Navigational accessibility ‘improves’
1 May, 2017, 12:00 am
NAVIGATIONAL accessibility between South Paray Bay and Iririki Island in Vanuatu has been greatly improved after the completion of dredging works in the area.
An Australian-owned and operated dredging, civil and marine construction company, operating in the Pacific Islands, South East Asia and Australia — Hall Pacific — was contracted by New Zealand contractor Hawkins to undertake the $4.71 million ($AU3 m) project.
Hall Pacific managing director Cameron Hall, in a statement last week, said his team had dredged a 50-metre wide channel that stretched over 200 metres in length and 5.5 metres deep.
“The channel will provide access to the new inter-island shipping wharf in South Paray Bay and is one of many wharf and jetty rehabilitation and construction projects across the country being funded by the Asian Development Bank and New Zealand Ministry of Foreign Affairs,” he said.
“The hard limestone material dredged as part of the works was pumped to a reclamation area and will be used in constructing the new interisland shipping terminal and access roads.”
Mr Hall said the material was also used to create additional space for containers at the port, essentially allowing 60-metre long cargo ships to now use the channel.
“This cuts significant time off their voyage and greatly reduces operational costs,” he said.
Mr Hall said the port had remained fully operational while dredging was carried out, with the works taking approximately three months to complete.
“In addition to ensuring everyday port operations were not disrupted, our team also placed a strong focus on caring for the surrounding environment,” he said.
“Daily environmental monitoring including turbidity checks were undertaken to ensure the water quality was at an acceptable level for the area’s marine life.”
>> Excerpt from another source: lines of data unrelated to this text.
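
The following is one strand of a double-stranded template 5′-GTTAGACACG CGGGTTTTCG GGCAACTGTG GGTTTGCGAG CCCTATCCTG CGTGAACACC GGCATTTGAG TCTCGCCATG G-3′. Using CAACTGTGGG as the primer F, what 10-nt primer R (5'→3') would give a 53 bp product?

The forward primer binds at positions 23–32, so a 53 bp product ends at position 23 + 53 − 1 = 75.
The reverse primer anneals to the top strand over positions 66–75, i.e. to TTGAGTCTCG.
Its sequence written 5'→3' is the reverse complement: CGAGACTCAA.

5'-CGAGACTCAA-3'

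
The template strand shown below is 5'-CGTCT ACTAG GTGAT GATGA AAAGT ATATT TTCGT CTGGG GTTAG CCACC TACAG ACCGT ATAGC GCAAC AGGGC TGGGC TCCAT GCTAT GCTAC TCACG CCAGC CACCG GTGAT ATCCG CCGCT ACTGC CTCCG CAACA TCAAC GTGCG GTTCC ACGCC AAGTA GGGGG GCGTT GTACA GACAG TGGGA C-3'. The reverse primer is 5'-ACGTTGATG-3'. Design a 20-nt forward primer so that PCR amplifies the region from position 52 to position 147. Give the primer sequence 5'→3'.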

According to the statement, a team of 18 staff was tasked with carrying out the dredging works, with a number of Pacific Islanders trained as workboat operators, engine watch-keepers and deckhands.
“While our head office is based in Australia, we pride ourselves on working with local communities to boost employment and offer training opportunities wherever possible,” Mr Hall said.
“In addition to the four Australian expats involved with the project, our team was also comprised of workers from Fiji, Vanuatu, Tuvalu, Korea and the Philippines.”
The project is the first the company has undertaken in Vanuatu; however, Hall Pacific is also set to commence work on the Lapetasi International Multi-purpose Wharf Development Project, which will see a new international container terminal and wharf built in Port Vila.
Hall Pacific has been servicing the Pacific Islands for more than 10 years, having successfully carried out projects in countries such as Fiji and Tuvalu. The company specialises in climate change adaptation and resilience including land reclamation, coastal protection, flood mitigation dredging and infrastructure delivery.